Along with removing the ubiquitous butts, Starbucks and Tim Hortons cups and plastic straws — and the occasional shoe, mop head and hub cap — Boudinot has collected hypodermic needles, a nasty-looking combat knife, a rusty straight razor and even a flare gun.
He turns the dangerous items in to Victoria police and deposits needles in safe boxes.
For larger pieces dumped on the streets, such as mattresses and sofas, he calls city staff for pickup.
And then there are the happy finds.
In October, he retrieved a laptop computer from a city trash bin as he was emptying a load. Boudinot traced the computer to a family in Mission and a University of Victoria student who had it stolen on campus a few weeks earlier. He turned it over to campus security, which reunited the laptop with its owner. “She really needed it to do her online studies,” said Boudinot.
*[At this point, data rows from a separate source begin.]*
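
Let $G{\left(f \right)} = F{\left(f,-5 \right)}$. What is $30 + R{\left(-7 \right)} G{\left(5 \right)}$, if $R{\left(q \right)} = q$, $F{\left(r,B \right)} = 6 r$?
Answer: $-180$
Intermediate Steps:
$G{\left(f \right)} = 6 f$
$30 + R{\left(-7 \right)} G{\left(5 \right)} = 30 - 7 \cdot 6 \cdot 5 = 30 - 210 = -180$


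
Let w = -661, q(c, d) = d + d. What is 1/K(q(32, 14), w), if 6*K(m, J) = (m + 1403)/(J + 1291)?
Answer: 140/53 ≈ 2.6415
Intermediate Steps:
q(c, d) = 2*d
K(m, J) = (1403 + m)/(6*(1291 + J)) (K(m, J) = ((m + 1403)/(J + 1291))/6 = ((1403 + m)/(1291 + J))/6 = (1403 + m)/(6*(1291 + J)))
1/K(q(32, 14), w) = 1/((1403 + 2*14)/(6*(1291 - 661))) = 1/((⅙)*(1403 + 28)/630) = 1/((⅙)*(1/630)*1431) = 1/(53/140) = 140/53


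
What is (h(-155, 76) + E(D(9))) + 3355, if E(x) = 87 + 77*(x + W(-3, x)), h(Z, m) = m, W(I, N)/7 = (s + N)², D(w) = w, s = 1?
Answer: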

Last week, he found a box containing old photos, tea cups and ceramic Chinese spoons. He posted the photos, including images of a Chinese woman and man, on Twitter. Within a day, Victoria Coun. Charlayne Thornton-Joe had re-posted them on her own Facebook page and another focused on the Chinese community in Victoria.
Within hours, she was getting messages from people who recognized the woman. That day, she was in touch with the woman’s daughter. It turns out that the woman in the photographs, which were taken in China decades ago, had lived in Fernwood for some time, but passed away three years ago. The box is thought to have been misplaced or taken while the family was cleaning out the house.
“The daughter was so thrilled to have the photos again,” said Thornton-Joe. “And I told David that what he found really made their Christmas and New Year very special this year.”
Thornton-Joe likes to think of Boudinot as one of many good citizens helping to keep neighbourhoods clean.
“I see many people that do this,” she said. “The other day in Beacon Hill Park, there was a couple with a bag picking up garbage. I see people downtown, where there are cans every block and [litter] in between. … I see them pick something up and put it in the cans.”
A city official said most public trash bins are emptied daily by civic crews — two or three times daily in some high-traffic areas. The city has also installed 25 “zero waste” bins downtown and in urban villages, where trash can be separated into garbage, recyclables and compostable items. Another 20 are coming in spring, pending budget approvals.
Victoria has 900 street litter cans and another 300 in city parks, and empties them using three garbage trucks seven days a week — two during early mornings and two on an afternoon shift.
A member of the advisory board of the Surfrider Foundation Canada, which is working to eradicate plastics from beaches and waterways, Boudinot is particularly concerned about cigarette filters washing through drains to the ocean and the increase in disposable face masks, which can pose a danger to wildlife, entangling birds, bats and other animals.
Boudinot is hoping apartment owners can help in the cigarette filters cleanup. Since smoking is forbidden in most multi-unit dwellings, residents often go to the street or parks and leave their butts behind.